In the present work, improved models that can predict the lower and upper boundaries of the initiation of waterhammer induced by steam-water countercurrent flow in a long horizontal pipe is derived. In the analysis the interfacial friction factor, the criterion of onset of waterhammer, and the interfacial heat transfer coefficient are the major constitutive relations, but there are several limited ranges in the application of current correlations being used.
Several experiments have been conducted in adiabatic counter-current stratified flow with round pipe and rectangular duct test sections to develop the interfacial friction factor, the criterion of initiation of waterhammer, and the correlation of water depth.
First, an adiabatic semi-empirical correlation for interfacial friction factor has been developed based on the surface roughness concept. A comparison of the measured data including others with the predictions of the present correlation shows that the agreement is within ±30%error and that the present correlation covers a broader range of water flow rate than the previous correlations.
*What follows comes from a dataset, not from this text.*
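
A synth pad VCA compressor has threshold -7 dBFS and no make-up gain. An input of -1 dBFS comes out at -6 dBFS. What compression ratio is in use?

Input overshoot = -1 − (-7) = 6 dB; output overshoot = -6 − (-7) = 1 dB.
Ratio = 6 / 1 = 6.

6:1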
Second, a theory which can calculate the wave height and the criterion of onset of slug flow in a stratified wavy flow regime has been developed based on the total energy concept. This theoretical criterion agrees better with the measured data than the other criteria available in the literature, but predicts about 92~107%. An empirical formulus for the criterion has been also developed and compared with others.
Third, correlations which can predict the slope of liquid surface and ...